Three United States senators sent a letter to Poland’s Prime Minister Beata Szydlo asking him to respect democracy, human rights and the rule of law, referring to new laws on media and the constitutional court.
Poland’s ruling right-wing national-conservative Law and Justice (Prawo i Sprawiedliwosc - PiS) party recently packed the constitutional court with its appointees and changed the court’s voting system, curbing its ability to censure legislation.
The new legislation also allows the government to appoint public media chiefs.
This has already raised concerns in the European Commission, which began an unprecedented inquiry into whether Poland's new government, which won an outright majority in October, has breached the EU's democratic standards.
Besides John McCain, Republican senator from Arizona, two senators of the Democratic Party, Ben Cardin (Maryland) and Richard J. Durbin (Illinois) also told their concerns about the actions taken by government in the letter dated on February 10.

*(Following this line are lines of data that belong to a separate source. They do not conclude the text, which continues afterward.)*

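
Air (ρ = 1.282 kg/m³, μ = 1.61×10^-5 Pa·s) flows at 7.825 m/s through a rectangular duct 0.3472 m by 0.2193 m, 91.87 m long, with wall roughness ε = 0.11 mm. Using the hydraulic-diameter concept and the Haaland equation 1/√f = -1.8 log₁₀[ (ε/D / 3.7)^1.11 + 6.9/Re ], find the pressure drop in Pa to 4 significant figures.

Hydraulic diameter D_h = 4A/P = 4·(0.3472·0.2193)/(2·(0.3472+0.2193)) = 0.3046/1.133 = 0.2688 m.
Re = ρVD_h/μ = 1.282·7.825·0.2688/1.61e-05 = 1.675e+05.
ε/D_h = 0.00011/0.2688 = 0.000409; Haaland gives 1/√f = -1.8 log₁₀[4.06e-05+4.12e-05] = 7.357, so f = 0.01848.
ΔP = f(L/D_h)(ρV²/2) = 0.01848·91.87/0.2688·39.25 = 247.8 Pa.

ΔP ≈ 247.8 Pa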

The letter, posted on Cardin's website, described them as having close ties to Polish-American communities in the United States.
They said Poland's actions "threaten the independence of state media and the country's highest court and undermine Poland's role as a democratic model for other countries in the region still going through difficult transitions."

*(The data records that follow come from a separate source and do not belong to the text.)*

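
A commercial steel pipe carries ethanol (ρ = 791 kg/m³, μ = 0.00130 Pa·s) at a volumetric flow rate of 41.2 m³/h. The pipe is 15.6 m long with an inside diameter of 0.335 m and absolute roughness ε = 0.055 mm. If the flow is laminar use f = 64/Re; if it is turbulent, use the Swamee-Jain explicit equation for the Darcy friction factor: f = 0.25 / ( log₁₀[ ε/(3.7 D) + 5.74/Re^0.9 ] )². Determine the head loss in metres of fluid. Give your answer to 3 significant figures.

Q = 41.2 m³/h = 41.2/3600 = 0.01144 m³/s.
Cross-sectional area A = πD²/4 = π(0.335)²/4 = 0.08814 m²; mean velocity V = Q/A = 0.01144/0.08814 = 0.1298 m/s.
Reynolds number Re = ρVD/μ = 791 · 0.1298 · 0.335 / 0.0013 = 2.647e+04.
Re > 4000 → turbulent. Relative roughness ε/D = 5.5e-05/0.335 = 0.000164. Swamee-Jain: f = 0.25/(log₁₀[0.000164/3.7 + 5.74/2.647e+04^0.9])² = 0.25/(log₁₀[4.44e-05 + 0.0006])² = 0.25/(-3.191)² = 0.02456.
Darcy-Weisbach: ΔP = f(L/D)(ρV²/2) = 0.02456·(15.6/0.335)·(791·0.1298²/2) = 0.02456·46.57·6.668 = 7.625 Pa.
Head loss h_f = ΔP/(ρg) = 7.625/(791·9.81) = 9.83×10^-4 m.

h_f ≈ 9.83×10^-4 m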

"We urge your government to recommit to the core principles of the OSCE and the EU, including the respect for democracy, human rights and rule of law," the letter said.
Szydlo replied on Sunday, also in a letter, that was made available for some local media.
Szydlo blamed the former government for the situation in the constitutional court and said the new media law did not breach any European standards.
"The interest and goodwill of the American politicians cannot be changed into instructing and imposing actions concerning my fatherland," Szydlo said in the letter.